If we're throwing all the red balls first, then each of them needs to land in a bin that hasn't been hit yet, so
$$ P_{\text{reds first}}(\text{no red/red}) = \frac{n}{n}\frac{n-1}{n}\cdots\frac{1}{n} = \frac{n!}{n^n} $$
On the other hand, if we're throwing balls in a random order, then we might as well start by throwing $2n$ numbered balls in order (closing bins along the way) and only after we know which number goes where decide which of the numbers are red and green.
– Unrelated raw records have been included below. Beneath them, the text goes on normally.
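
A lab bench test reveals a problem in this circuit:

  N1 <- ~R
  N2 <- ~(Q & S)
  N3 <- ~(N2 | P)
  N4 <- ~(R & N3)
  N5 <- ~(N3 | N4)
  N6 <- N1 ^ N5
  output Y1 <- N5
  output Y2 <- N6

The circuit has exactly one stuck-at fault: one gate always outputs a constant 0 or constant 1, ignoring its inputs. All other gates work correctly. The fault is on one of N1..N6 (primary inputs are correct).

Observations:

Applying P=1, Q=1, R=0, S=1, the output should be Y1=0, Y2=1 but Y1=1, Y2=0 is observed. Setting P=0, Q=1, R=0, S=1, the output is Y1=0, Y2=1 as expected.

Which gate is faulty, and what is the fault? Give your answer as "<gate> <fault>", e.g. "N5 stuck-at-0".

Fault-free values for test 1 (P=1, Q=1, R=0, S=1): N1=1, N2=0, N3=0, N4=1, N5=0, N6=1, giving Y1=0, Y2=1. Observed Y1=1, Y2=0.
Test 1: faults giving observed Y1=1, Y2=0 are {N4 stuck-at-0, N5 stuck-at-1}.
Test 2 (P=0, Q=1, R=0, S=1): fault-free N1=1, N2=0, N3=1, N4=1, N5=0, N6=1 → Y1=0, Y2=1; observed Y1=0, Y2=1. Eliminates N5 stuck-at-1.
Only N4 stuck-at-0 is consistent with every test.

N4 stuck-at-0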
This means that we end up with the same distribution as if we start by picking two balls for the first bin, then two balls for the next bin, and so forth. To avoid having any red/red bins the second ball we choose for each bin must be of the opposite color from the first, so
$$ P_{\text{random order}}(\text{no red/red}) =
\frac{n}{2n-1}\frac{n-1}{2n-3}\frac{n-2}{2n-5}\cdots\frac{1}{1} = \frac{n!}{(2n)!/(2^n n!)} = \frac{2^n(n!)^2}{(2n)!} $$
Using Stirling's approximation, the logarithms of these go as (ignoring terms of order $O(\log n)$):
$$ \log\frac{n!}{n^n} \approx n \log n - n - n\log n = -n $$
$$ \log \frac{2^n(n!)^2}{(2n)!} \approx n\log 2 + 2n\log n - 2n - 2n \log 2n + 2n = -n\log 2 $$
Since $\log2 < 1$, the probability for no red/red in the "reds first" model decreases strictly faster than in the "random order" model.
This doesn't mean that the expected number of red/red bins for the two models can't have the same behavior, but at least if you're after the actual probability distribution on the number of red/red bins, then the order matters, also asymptotically.